Se ci si ferma alle fredde e concise righe della nota stampa diffusa da Banca Intesa, manco ci sarebbe la notizia: “Le operazioni di integrazione della rete Ubi Banca in Intesa Sanpaolo si sono svolte regolarmente e concluse. Durante le giornate di sabato 10 e domenica 11 aprile, nelle filiali si sono svolte le operazioni di migrazione e le relative attività di simulazione e di test per verificare il passaggio al nuovo sistema informatico. Lunedì 12 le filiali sono state aperte alla clientela per la consueta operatività quotidiana. Anche il servizio di home banking e l’app stanno funzionando regolarmente".
Dunque da lunedì scorso Ubi Banca praticamente non esiste più e ad Aosta, dove Ubi ha (aveva) una filiale in via Xavier de Maistre, il passaggio in Intesa ha avuto effetti particolarmente negativi per le centinaia di clienti che vedevano nel direttore, Diego Prot e nella sua 'squadra' di cassieri e funzionari un punto di riferimento quotidiano e soprattutto di confronto 'in presenza' e alla bisogna.
Da lunedì 12 aprile, però, e con preavviso di pochi giorni, Prot è stato trasferito alla sede Intesa di Cogne e stessa sorte ovvero il trasferimento (chi a Verres chi altrove) hanno subìto tutti gli altri dipendenti aostani di Ubi. Per contro, alle loro scrivanie si sono seduti funzionari e cassieri giunti ad Aosta dal Piemonte.
"Prot è un direttore serissimo e competente, ma tanto serio quanto comprensivo, empatico e attento alle diverse, quotidiane problematiche della clientela - afferma un correntista aostano 'storico' di Ubi Banca - capace di risolvere problemi con un approccio umano e sensibile oltreché professionale, senza per questo venir meno ai propri doveri e ai propri obblighi.
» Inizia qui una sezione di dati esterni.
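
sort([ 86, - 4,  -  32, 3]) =[ -32,- 4, 3,86]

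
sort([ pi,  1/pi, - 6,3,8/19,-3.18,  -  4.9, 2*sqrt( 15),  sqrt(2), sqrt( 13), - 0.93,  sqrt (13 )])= [ - 6, - 4.9, - 3.18, -0.93, 1/pi, 8/19 , sqrt(2),3,pi, sqrt(  13 ), sqrt(13), 2*sqrt ( 15)]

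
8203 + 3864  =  12067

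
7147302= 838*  8529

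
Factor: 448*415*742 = 137952640 = 2^7*5^1*7^2 * 53^1*83^1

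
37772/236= 160 + 3/59 = 160.05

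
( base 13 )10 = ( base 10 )13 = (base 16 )D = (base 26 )D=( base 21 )d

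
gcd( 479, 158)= 1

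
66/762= 11/127 = 0.09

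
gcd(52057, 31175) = 1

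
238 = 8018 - 7780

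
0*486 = 0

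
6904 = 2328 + 4576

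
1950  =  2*975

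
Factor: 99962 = 2^1*151^1*331^1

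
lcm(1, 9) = 9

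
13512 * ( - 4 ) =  - 54048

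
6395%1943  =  566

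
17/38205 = 17/38205 =0.00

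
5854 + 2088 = 7942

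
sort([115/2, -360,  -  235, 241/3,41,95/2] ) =[ - 360, - 235,41,95/2,  115/2,241/3] 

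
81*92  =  7452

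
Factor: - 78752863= - 7^1 * 11250409^1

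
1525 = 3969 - 2444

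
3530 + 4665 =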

In tutta onestà, devo dire che il primo impatto con la nuova struttura di Intesa non è stato dei migliori, anzi. Avverto freddezza e puntigliosità; per carità, doti che a un bancario servono forse per non farsi coinvolgere dai possibili 'guai' della clientela soprattutto in questi difficili tempi di pandemia, ma mi auguro che possa esserci maggior dialogo e confronto in un prossimo futuro".
E non è il solo a pensarla così: "Io dopo dieci minuti che sono entrato in banca volevo già scappare - lamenta un altro cliente Ubi - dai nuovi 'entrati' sono stato trattato come un numero, senza alcuna manifestazione di cordialità. Capisco che anche per loro probabilmente è impattante essere 'sbalzati' dal proprio posto di lavoro per un altro, ma devono forse ricordare che lavorano con i nostri soldi e proprio per questo un minimo di confronto sereno tra funzionario di banca e cliente lo ritengo indispensabile".
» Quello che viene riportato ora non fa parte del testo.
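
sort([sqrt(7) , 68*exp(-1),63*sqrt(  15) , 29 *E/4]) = [sqrt(7),29 * E/4, 68  *  exp( -1),  63*sqrt(15) ]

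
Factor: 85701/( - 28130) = -2^( - 1)*3^1*5^( - 1)*7^2*11^1*29^( - 1)*53^1*97^( -1 ) 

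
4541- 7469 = - 2928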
L’integrazione Ubi-Intesa ha riguardato 15 mila dipendenti, due milioni e 400 mila clienti, circa due milioni e 600 mila conti correnti e circa 1.000 filiali. Numeri importanti di un'operazione tesa principalmente al profitto e per la quale, con tutta evidenza, il rapporto umano necessario ma forse non indispensabile quando si parla di numeri può essere anche sacrificato.